I don’t mind, because I am a cowboy, and not a cowgirl. That just isn’t what I am. And it’s important to call yourself what you are, just like it’s important to write down the things you want to keep. It’s so important that it’s worth making an oath out of it, only the third oath I’ve ever taken. So here it goes:
I, Nash Eliza West, a cowboy, do solemnly swear that I will write down my story until it has all been told. Hopefully, by doing so, I will ward off history getting any big ideas and burying what has already come to pass.
What happened to me last summer should never be forgotten. It’s as good a story as any I’ve ever read in a book.
Chapter 2: April Fool It all began April Fool’s Night.
I was up late conjuring in my usual position—boots on and book open on my knees. Perched on my bed, I was staring out my window at the Smoke County Airfield and Small Engine Shop behind our house.
If you’d been there you’d have sworn it was the dead of winter. There was snow on the airstrip, and a hump of moon turned the snow silver.
I’ve had lots of practice staring out my window. When I was only six years old, the summer after we first moved to Smoke County, Pennsylvania, I poured my fury at leaving Chicago into shoving my bed across the room. I shoved it inch by inch until I jammed it so tight under the windowsill it was stuck for good. Even my dad couldn’t make it budge.
I wanted my new room to feel like the old one. Back in Chicago, I’d sit on my bed in front of the window and wait for Benny to appear in the almost identical window across the alley. Benny is my cousin and was practically my sister. Well, until she wasn’t.
We sat there every night in the light of our windows and talked, or rather signed, to each other across the alley. Benny is Deaf like my parents, and I’m hearing, but since I grew up signing and talking out loud, to me it’s all just talking.
For at least a year after we moved, I imagined Benny coming on a plane. I’d see it flying through the night sky, its wingtips flashing. Then it would land. I imagined so hard, I could practically see Benny hopping out and waving like mad.
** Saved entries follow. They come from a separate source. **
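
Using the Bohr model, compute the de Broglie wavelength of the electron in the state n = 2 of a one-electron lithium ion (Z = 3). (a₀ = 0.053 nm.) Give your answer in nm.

The Bohr quantisation condition is nλ = 2πr_n.
r_n = n²a₀/Z = 0.071 nm
λ = 2πr_n/n = 2π·0.071/2 = 0.22 nm

0.22 nm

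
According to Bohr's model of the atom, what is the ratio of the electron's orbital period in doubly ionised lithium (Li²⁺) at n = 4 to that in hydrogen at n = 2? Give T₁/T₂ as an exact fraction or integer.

8/9

T ∝ Z^-2 · n^3
T₁/T₂ = (3/1)^-2 · (4/2)^3 = 8/9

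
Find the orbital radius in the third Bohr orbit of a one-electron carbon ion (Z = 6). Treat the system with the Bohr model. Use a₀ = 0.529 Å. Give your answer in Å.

0.793 Å

r_n = n²a₀/Z = 3² × 0.529 / 6
    = 9 × 0.529 / 6 = 0.793 Å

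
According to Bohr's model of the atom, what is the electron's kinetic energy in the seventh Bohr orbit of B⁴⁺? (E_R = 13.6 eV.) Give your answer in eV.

6.94 eV

For a Coulomb orbit the virial theorem gives K = −E_n.
E_n = −E_R·Z²/n², so K = E_R·Z²/n² = 13.6 × 5²/7² = 6.94 eV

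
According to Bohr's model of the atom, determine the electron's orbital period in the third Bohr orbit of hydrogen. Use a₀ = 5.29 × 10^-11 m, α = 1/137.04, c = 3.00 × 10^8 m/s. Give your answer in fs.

4.10 fs

r = n²a₀/Z = 3²·5.29 × 10^-11/1 = 4.76 × 10^-10 m
v = Zαc/n = 1·0.00730·3.00 × 10^8/3 = 7.30 × 10^5 m/s
T = 2πr/v = 4.10 × 10^-15 s = 4.10 fs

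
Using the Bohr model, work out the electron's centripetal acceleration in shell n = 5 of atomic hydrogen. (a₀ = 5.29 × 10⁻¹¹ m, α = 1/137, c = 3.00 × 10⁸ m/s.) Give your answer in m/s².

1.45 × 10²⁰ m/s²

r = n²a₀/Z = 1.32 × 10⁻⁹ m, v = Zαc/n = 4.38 × 10⁵ m/s
a = v²/r = (4.38 × 10⁵)² / 1.32 × 10⁻⁹ = 1.45 × 10²⁰ m/s²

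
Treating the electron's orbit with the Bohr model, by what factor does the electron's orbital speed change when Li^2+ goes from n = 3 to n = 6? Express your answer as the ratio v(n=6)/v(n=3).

1/2

v ∝ Z^1 · n^-1; with Z fixed, v ∝ n^-1.
v(n=6)/v(n=3) = (6/3)^-1 = 1/2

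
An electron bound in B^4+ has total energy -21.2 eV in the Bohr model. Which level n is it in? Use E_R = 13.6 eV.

4

E_n = −E_R Z²/n² ⇒ n² = E_R Z²/(−E_n) = 13.6 × 5² / 21.2 ≈ 16.04
n = 4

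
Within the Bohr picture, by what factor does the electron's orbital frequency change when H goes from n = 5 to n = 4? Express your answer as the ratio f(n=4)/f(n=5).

f ∝ Z^2 · n^-3; with Z fixed, f ∝ n^-3.
f(n=4)/f(n=5) = (4/5)^-3 = 125/64

125/64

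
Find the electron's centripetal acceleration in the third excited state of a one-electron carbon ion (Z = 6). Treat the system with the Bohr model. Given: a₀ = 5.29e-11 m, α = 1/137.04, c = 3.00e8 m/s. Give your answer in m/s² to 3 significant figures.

r = n²a₀/Z = 1.41e-10 m, v = Zαc/n = 3.28e6 m/s
a = v²/r = (3.28e6)² / 1.41e-10 = 7.64e22 m/s²

7.64e22 m/s²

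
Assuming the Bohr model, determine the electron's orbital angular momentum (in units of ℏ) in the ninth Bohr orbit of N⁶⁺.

9

L_n = nℏ, so L/ℏ = n = 9.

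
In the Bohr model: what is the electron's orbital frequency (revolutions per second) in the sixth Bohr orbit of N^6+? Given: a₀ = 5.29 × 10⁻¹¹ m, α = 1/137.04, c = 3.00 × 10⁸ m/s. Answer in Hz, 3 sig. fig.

1.49 × 10¹⁵ Hz

r = n²a₀/Z = 2.72 × 10⁻¹⁰ m, v = Zαc/n = 2.55 × 10⁶ m/s
f = v/(2πr) = 1.49 × 10¹⁵ Hz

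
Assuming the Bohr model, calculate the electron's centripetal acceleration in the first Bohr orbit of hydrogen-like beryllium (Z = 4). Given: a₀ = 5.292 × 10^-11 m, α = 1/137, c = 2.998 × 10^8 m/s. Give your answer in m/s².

5.791 × 10^24 m/s²

r = n²a₀/Z = 1.323 × 10^-11 m, v = Zαc/n = 8.753 × 10^6 m/s
a = v²/r = (8.753 × 10^6)² / 1.323 × 10^-11 = 5.791 × 10^24 m/s²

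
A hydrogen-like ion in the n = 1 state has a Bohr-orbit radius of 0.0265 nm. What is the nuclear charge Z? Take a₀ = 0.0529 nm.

r_n = n²a₀/Z ⇒ Z = n²a₀/r = 1² × 0.0529 / 0.0265 ≈ 2.00
Z = 2

2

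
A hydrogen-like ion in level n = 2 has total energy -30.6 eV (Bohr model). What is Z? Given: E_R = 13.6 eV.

3

E_n = −E_R Z²/n² ⇒ Z² = −E_n n²/E_R = 30.6 × 2² / 13.6 ≈ 9.00
Z = 3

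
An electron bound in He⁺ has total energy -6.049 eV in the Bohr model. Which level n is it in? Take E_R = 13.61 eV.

E_n = −E_R Z²/n² ⇒ n² = E_R Z²/(−E_n) = 13.61 × 2² / 6.049 ≈ 9.00
n = 3

3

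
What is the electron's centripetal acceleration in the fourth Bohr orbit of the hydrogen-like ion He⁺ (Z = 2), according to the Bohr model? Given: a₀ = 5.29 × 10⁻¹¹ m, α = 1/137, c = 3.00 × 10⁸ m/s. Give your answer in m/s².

2.83 × 10²¹ m/s²

r = n²a₀/Z = 4.23 × 10⁻¹⁰ m, v = Zαc/n = 1.09 × 10⁶ m/s
a = v²/r = (1.09 × 10⁶)² / 4.23 × 10⁻¹⁰ = 2.83 × 10²¹ m/s²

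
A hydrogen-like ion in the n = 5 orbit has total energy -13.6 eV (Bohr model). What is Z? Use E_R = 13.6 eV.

E_n = −E_R Z²/n² ⇒ Z² = −E_n n²/E_R = 13.6 × 5² / 13.6 ≈ 25.00
Z = 5

5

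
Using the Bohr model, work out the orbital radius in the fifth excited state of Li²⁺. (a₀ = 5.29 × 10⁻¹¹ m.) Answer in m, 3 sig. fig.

r_n = n²a₀/Z = 6² × 5.29 × 10⁻¹¹ / 3
    = 36 × 5.29 × 10⁻¹¹ / 3 = 6.35 × 10⁻¹⁰ m

6.35 × 10⁻¹⁰ m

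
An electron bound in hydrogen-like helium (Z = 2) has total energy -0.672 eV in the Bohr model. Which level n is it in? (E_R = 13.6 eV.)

E_n = −E_R Z²/n² ⇒ n² = E_R Z²/(−E_n) = 13.6 × 2² / 0.672 ≈ 80.95
n = 9

9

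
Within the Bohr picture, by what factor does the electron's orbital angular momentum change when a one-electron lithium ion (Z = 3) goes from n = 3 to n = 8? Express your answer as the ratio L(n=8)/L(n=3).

8/3

L = nℏ depends only on n, so L ∝ n.
L(n=8)/L(n=3) = (8/3)^1 = 8/3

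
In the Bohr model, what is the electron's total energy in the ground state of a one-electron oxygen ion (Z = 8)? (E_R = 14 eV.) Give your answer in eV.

-900 eV

E_n = −E_R·Z²/n² = −14 × 8²/1² = -900 eV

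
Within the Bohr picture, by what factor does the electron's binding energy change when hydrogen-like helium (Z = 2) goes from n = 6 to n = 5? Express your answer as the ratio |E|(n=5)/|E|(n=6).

36/25

|E| ∝ Z^2 · n^-2; with Z fixed, |E| ∝ n^-2.
|E|(n=5)/|E|(n=6) = (5/6)^-2 = 36/25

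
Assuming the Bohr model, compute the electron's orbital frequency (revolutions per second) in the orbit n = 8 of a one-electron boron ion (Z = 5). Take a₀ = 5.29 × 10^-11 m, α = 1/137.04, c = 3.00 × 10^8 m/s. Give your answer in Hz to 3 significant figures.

r = n²a₀/Z = 6.77 × 10^-10 m, v = Zαc/n = 1.37 × 10^6 m/s
f = v/(2πr) = 3.22 × 10^14 Hz

3.22 × 10^14 Hz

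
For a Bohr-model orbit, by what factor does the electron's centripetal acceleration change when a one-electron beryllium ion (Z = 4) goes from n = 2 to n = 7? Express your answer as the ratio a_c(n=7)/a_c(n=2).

16/2401

a_c ∝ Z^3 · n^-4; with Z fixed, a_c ∝ n^-4.
a_c(n=7)/a_c(n=2) = (7/2)^-4 = 16/2401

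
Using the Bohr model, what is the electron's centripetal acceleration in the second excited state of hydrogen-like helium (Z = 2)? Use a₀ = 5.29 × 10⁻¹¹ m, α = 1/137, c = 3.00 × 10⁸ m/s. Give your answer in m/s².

r = n²a₀/Z = 2.38 × 10⁻¹⁰ m, v = Zαc/n = 1.46 × 10⁶ m/s
a = v²/r = (1.46 × 10⁶)² / 2.38 × 10⁻¹⁰ = 8.95 × 10²¹ m/s²

8.95 × 10²¹ m/s²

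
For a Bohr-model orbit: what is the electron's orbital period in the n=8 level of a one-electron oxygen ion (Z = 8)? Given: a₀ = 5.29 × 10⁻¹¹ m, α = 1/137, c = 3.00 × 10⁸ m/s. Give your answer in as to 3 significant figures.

r = n²a₀/Z = 8²·5.29 × 10⁻¹¹/8 = 4.23 × 10⁻¹⁰ m
v = Zαc/n = 8·0.00730·3.00 × 10⁸/8 = 2.19 × 10⁶ m/s
T = 2πr/v = 1.21 × 10⁻¹⁵ s = 1210 as

1210 as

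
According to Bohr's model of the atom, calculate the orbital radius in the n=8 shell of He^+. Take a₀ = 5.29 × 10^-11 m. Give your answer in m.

r_n = n²a₀/Z = 8² × 5.29 × 10^-11 / 2
    = 64 × 5.29 × 10^-11 / 2 = 1.69 × 10^-9 m

1.69 × 10^-9 m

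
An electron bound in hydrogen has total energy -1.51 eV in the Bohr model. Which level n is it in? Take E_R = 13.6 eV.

E_n = −E_R Z²/n² ⇒ n² = E_R Z²/(−E_n) = 13.6 × 1² / 1.51 ≈ 9.01
n = 3

3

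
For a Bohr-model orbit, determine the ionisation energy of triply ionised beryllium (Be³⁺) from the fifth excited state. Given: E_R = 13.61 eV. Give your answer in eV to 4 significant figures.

6.049 eV

E_n = −E_R·Z²/n² = −13.61 × 4²/6² eV = -6.049 eV
Ionisation energy = −E_n = 6.049 eV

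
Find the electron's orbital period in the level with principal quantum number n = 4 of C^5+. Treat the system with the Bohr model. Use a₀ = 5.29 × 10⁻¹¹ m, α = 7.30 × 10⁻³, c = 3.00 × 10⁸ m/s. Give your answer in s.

2.70 × 10⁻¹⁶ s

r = n²a₀/Z = 4²·5.29 × 10⁻¹¹/6 = 1.41 × 10⁻¹⁰ m
v = Zαc/n = 6·0.00730·3.00 × 10⁸/4 = 3.29 × 10⁶ m/s
T = 2πr/v = 2.70 × 10⁻¹⁶ s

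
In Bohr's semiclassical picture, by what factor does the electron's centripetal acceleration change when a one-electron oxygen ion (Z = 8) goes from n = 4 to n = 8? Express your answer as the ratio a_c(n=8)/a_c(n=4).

1/16

a_c ∝ Z^3 · n^-4; with Z fixed, a_c ∝ n^-4.
a_c(n=8)/a_c(n=4) = (8/4)^-4 = 1/16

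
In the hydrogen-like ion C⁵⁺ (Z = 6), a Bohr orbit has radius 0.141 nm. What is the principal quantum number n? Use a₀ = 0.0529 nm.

4

r_n = n²a₀/Z ⇒ n² = rZ/a₀ = 0.141 × 6 / 0.0529 ≈ 15.99
n = 4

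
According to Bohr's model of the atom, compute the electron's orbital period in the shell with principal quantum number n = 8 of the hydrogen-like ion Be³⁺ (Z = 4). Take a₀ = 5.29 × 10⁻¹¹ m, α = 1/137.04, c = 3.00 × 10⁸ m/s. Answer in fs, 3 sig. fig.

4.86 fs

r = n²a₀/Z = 8²·5.29 × 10⁻¹¹/4 = 8.46 × 10⁻¹⁰ m
v = Zαc/n = 4·0.00730·3.00 × 10⁸/8 = 1.09 × 10⁶ m/s
T = 2πr/v = 4.86 × 10⁻¹⁵ s = 4.86 fs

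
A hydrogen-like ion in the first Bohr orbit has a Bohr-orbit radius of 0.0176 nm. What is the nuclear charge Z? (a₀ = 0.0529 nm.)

3

r_n = n²a₀/Z ⇒ Z = n²a₀/r = 1² × 0.0529 / 0.0176 ≈ 3.01
Z = 3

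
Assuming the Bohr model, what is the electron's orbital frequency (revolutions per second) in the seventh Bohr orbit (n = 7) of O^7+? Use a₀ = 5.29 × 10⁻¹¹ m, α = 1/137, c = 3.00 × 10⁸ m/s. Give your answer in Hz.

r = n²a₀/Z = 3.24 × 10⁻¹⁰ m, v = Zαc/n = 2.50 × 10⁶ m/s
f = v/(2πr) = 1.23 × 10¹⁵ Hz

1.23 × 10¹⁵ Hz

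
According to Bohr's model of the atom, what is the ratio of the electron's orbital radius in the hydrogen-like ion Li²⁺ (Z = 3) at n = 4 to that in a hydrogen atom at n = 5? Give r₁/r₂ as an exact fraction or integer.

r ∝ Z^-1 · n^2
r₁/r₂ = (3/1)^-1 · (4/5)^2 = 16/75

16/75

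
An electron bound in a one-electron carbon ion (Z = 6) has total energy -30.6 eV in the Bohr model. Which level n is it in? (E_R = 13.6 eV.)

E_n = −E_R Z²/n² ⇒ n² = E_R Z²/(−E_n) = 13.6 × 6² / 30.6 ≈ 16.00
n = 4

4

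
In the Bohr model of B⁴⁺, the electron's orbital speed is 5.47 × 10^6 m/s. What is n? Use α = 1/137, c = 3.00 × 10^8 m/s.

v_n = Zαc/n ⇒ n = Zαc/v = 5 × 0.00730 × 3.00 × 10^8 / 5.47 × 10^6 ≈ 2.00
n = 2

2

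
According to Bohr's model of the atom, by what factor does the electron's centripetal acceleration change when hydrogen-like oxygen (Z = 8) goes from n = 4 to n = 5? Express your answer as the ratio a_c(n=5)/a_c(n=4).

a_c ∝ Z^3 · n^-4; with Z fixed, a_c ∝ n^-4.
a_c(n=5)/a_c(n=4) = (5/4)^-4 = 256/625

256/625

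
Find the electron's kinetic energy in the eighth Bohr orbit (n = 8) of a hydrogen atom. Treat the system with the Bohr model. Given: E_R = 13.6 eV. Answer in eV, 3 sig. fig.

0.212 eV

For a Coulomb orbit the virial theorem gives K = −E_n.
E_n = −E_R·Z²/n², so K = E_R·Z²/n² = 13.6 × 1²/8² = 0.212 eV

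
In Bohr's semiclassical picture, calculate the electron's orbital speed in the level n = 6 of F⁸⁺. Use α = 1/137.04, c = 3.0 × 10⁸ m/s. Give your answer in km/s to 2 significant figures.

3300 km/s

v_n = Zαc/n = 9 × 0.0073 × 3.0 × 10⁸ / 6
    = 3300 km/s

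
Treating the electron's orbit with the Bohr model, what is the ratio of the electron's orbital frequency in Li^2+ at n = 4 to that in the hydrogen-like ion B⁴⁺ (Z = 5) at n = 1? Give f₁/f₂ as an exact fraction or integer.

f ∝ Z^2 · n^-3
f₁/f₂ = (3/5)^2 · (4/1)^-3 = 9/1600

9/1600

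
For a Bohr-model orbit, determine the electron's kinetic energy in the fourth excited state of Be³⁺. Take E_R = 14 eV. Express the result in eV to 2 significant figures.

For a Coulomb orbit the virial theorem gives K = −E_n.
E_n = −E_R·Z²/n², so K = E_R·Z²/n² = 14 × 4²/5² = 9.0 eV

9.0 eV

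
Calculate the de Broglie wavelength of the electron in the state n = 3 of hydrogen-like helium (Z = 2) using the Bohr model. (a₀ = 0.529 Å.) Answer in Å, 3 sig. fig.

The Bohr quantisation condition is nλ = 2πr_n.
r_n = n²a₀/Z = 2.38 Å
λ = 2πr_n/n = 2π·2.38/3 = 4.99 Å

4.99 Å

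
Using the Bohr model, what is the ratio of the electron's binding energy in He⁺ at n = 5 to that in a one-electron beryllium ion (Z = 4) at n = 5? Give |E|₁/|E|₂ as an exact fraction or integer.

1/4

|E| ∝ Z^2 · n^-2
|E|₁/|E|₂ = (2/4)^2 · (5/5)^-2 = 1/4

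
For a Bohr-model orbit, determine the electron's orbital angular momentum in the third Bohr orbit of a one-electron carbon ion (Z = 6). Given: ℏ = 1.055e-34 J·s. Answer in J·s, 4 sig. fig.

3.165e-34 J·s

L_n = nℏ = 3 × 1.055e-34 = 3.165e-34 J·s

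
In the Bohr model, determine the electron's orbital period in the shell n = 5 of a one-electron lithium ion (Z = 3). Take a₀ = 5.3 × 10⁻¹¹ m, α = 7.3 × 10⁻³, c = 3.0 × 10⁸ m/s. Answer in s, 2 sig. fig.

2.1 × 10⁻¹⁵ s

r = n²a₀/Z = 5²·5.3 × 10⁻¹¹/3 = 4.4 × 10⁻¹⁰ m
v = Zαc/n = 3·0.0073·3.0 × 10⁸/5 = 1.3 × 10⁶ m/s
T = 2πr/v = 2.1 × 10⁻¹⁵ s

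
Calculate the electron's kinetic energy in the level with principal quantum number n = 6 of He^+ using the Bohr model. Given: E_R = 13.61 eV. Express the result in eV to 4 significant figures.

For a Coulomb orbit the virial theorem gives K = −E_n.
E_n = −E_R·Z²/n², so K = E_R·Z²/n² = 13.61 × 2²/6² = 1.512 eV

1.512 eV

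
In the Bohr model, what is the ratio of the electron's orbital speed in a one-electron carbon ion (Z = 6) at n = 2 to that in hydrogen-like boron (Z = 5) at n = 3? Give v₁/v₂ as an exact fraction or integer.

v ∝ Z^1 · n^-1
v₁/v₂ = (6/5)^1 · (2/3)^-1 = 9/5

9/5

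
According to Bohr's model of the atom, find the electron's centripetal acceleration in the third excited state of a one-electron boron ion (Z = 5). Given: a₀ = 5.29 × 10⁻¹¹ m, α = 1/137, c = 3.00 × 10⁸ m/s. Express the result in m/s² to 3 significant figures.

r = n²a₀/Z = 1.69 × 10⁻¹⁰ m, v = Zαc/n = 2.74 × 10⁶ m/s
a = v²/r = (2.74 × 10⁶)² / 1.69 × 10⁻¹⁰ = 4.43 × 10²² m/s²

4.43 × 10²² m/s²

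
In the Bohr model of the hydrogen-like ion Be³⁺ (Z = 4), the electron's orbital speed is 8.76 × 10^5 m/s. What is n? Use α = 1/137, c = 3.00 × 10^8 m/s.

v_n = Zαc/n ⇒ n = Zαc/v = 4 × 0.00730 × 3.00 × 10^8 / 8.76 × 10^5 ≈ 10.00
n = 10

10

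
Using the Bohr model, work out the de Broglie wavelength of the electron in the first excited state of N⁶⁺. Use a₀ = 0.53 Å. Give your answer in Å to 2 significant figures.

0.95 Å

The Bohr quantisation condition is nλ = 2πr_n.
r_n = n²a₀/Z = 0.30 Å
λ = 2πr_n/n = 2π·0.30/2 = 0.95 Å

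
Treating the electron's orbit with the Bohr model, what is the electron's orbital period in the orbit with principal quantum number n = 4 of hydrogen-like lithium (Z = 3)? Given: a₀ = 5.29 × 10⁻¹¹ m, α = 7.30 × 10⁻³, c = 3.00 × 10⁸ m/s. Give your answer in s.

r = n²a₀/Z = 4²·5.29 × 10⁻¹¹/3 = 2.82 × 10⁻¹⁰ m
v = Zαc/n = 3·0.00730·3.00 × 10⁸/4 = 1.64 × 10⁶ m/s
T = 2πr/v = 1.08 × 10⁻¹⁵ s

1.08 × 10⁻¹⁵ s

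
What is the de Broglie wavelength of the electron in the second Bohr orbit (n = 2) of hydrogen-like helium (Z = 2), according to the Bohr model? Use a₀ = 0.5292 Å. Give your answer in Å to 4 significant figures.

3.325 Å

The Bohr quantisation condition is nλ = 2πr_n.
r_n = n²a₀/Z = 1.058 Å
λ = 2πr_n/n = 2π·1.058/2 = 3.325 Å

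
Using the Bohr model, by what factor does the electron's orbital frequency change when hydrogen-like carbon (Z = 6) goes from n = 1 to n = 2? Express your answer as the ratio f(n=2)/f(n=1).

f ∝ Z^2 · n^-3; with Z fixed, f ∝ n^-3.
f(n=2)/f(n=1) = (2/1)^-3 = 1/8

1/8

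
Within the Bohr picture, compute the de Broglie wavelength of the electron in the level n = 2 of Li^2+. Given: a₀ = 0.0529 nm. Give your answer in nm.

0.222 nm

The Bohr quantisation condition is nλ = 2πr_n.
r_n = n²a₀/Z = 0.0705 nm
λ = 2πr_n/n = 2π·0.0705/2 = 0.222 nm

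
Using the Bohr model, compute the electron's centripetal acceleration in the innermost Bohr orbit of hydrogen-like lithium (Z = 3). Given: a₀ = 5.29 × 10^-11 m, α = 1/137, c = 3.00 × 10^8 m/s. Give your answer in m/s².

r = n²a₀/Z = 1.76 × 10^-11 m, v = Zαc/n = 6.57 × 10^6 m/s
a = v²/r = (6.57 × 10^6)² / 1.76 × 10^-11 = 2.45 × 10^24 m/s²

2.45 × 10^24 m/s²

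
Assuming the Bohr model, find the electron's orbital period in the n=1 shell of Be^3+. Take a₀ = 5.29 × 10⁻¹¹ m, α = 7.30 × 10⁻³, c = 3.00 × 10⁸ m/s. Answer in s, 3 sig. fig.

9.49 × 10⁻¹⁸ s

r = n²a₀/Z = 1²·5.29 × 10⁻¹¹/4 = 1.32 × 10⁻¹¹ m
v = Zαc/n = 4·0.00730·3.00 × 10⁸/1 = 8.76 × 10⁶ m/s
T = 2πr/v = 9.49 × 10⁻¹⁸ s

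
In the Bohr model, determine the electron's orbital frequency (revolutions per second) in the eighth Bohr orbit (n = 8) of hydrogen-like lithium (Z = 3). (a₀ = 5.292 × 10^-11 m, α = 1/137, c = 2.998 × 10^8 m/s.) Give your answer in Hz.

r = n²a₀/Z = 1.129 × 10^-9 m, v = Zαc/n = 8.206 × 10^5 m/s
f = v/(2πr) = 1.157 × 10^14 Hz

1.157 × 10^14 Hz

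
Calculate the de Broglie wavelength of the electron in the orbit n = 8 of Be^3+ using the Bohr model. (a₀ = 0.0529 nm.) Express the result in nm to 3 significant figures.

The Bohr quantisation condition is nλ = 2πr_n.
r_n = n²a₀/Z = 0.846 nm
λ = 2πr_n/n = 2π·0.846/8 = 0.665 nm

0.665 nm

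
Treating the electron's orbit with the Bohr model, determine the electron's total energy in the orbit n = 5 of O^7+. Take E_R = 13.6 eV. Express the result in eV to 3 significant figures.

-34.8 eV

E_n = −E_R·Z²/n² = −13.6 × 8²/5² = -34.8 eV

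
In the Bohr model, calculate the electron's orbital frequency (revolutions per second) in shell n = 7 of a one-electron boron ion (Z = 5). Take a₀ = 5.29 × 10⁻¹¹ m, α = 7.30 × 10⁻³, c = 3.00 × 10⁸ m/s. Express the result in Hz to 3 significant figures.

4.80 × 10¹⁴ Hz

r = n²a₀/Z = 5.18 × 10⁻¹⁰ m, v = Zαc/n = 1.56 × 10⁶ m/s
f = v/(2πr) = 4.80 × 10¹⁴ Hz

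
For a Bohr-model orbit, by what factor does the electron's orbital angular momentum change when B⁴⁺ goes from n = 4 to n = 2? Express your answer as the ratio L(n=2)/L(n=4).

1/2

L = nℏ depends only on n, so L ∝ n.
L(n=2)/L(n=4) = (2/4)^1 = 1/2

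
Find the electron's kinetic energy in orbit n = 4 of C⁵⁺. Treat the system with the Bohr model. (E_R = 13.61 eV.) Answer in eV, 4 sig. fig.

For a Coulomb orbit the virial theorem gives K = −E_n.
E_n = −E_R·Z²/n², so K = E_R·Z²/n² = 13.61 × 6²/4² = 30.62 eV

30.62 eV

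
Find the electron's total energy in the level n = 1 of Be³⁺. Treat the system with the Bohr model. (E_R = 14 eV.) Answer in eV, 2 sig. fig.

-220 eV

E_n = −E_R·Z²/n² = −14 × 4²/1² = -220 eV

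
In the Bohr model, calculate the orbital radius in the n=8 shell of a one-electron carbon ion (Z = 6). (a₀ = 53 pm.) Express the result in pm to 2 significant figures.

r_n = n²a₀/Z = 8² × 53 / 6
    = 64 × 53 / 6 = 570 pm

570 pm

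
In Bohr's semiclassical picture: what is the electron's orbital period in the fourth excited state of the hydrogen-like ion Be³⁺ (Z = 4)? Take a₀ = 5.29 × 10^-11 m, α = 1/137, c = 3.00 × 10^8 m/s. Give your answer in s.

r = n²a₀/Z = 5²·5.29 × 10^-11/4 = 3.31 × 10^-10 m
v = Zαc/n = 4·0.00730·3.00 × 10^8/5 = 1.75 × 10^6 m/s
T = 2πr/v = 1.19 × 10^-15 s

1.19 × 10^-15 s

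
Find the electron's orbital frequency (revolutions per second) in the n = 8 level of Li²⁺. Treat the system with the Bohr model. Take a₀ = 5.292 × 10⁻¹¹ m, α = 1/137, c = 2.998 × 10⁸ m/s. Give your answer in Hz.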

Or sometimes I pictured her arriving on horseback. First, there was just the empty field, then a rush of hooves, and there she was again. It was so real in my mind that I’d wake up the next morning and glance out my window just to check. But I was still and always Bennyless. And eventually, I stopped thinking Benny would come.
But I never stopped imagining horses.
Often it was a horse from whatever book I was reading. A black stallion or cow horse or Chincoteague pony. And once, after Mr. Clyde at the Lamplight Gently Used Bookstore found me an old horse encyclopedia, I managed to conjure one of those horses that looks like it’s made out of gold.
Anyway, like I said, it was April Fool’s Night. There was snow on the ground, and I was sitting in front of my window as usual, trying to conjure a horse. And I was sitting there feeling like an honest‑to‑goodness April fool, because nothing at all was coming to me. All I could see was snow and sky.
But in the end, my efforts paid off. For it was that very night that I first saw the miracle, rearing up and shimmering like a ghost on the airstrip.
Not the miracle itself, mind you, the possibility of miracle. The first hint that my horseless state might finally come to an end.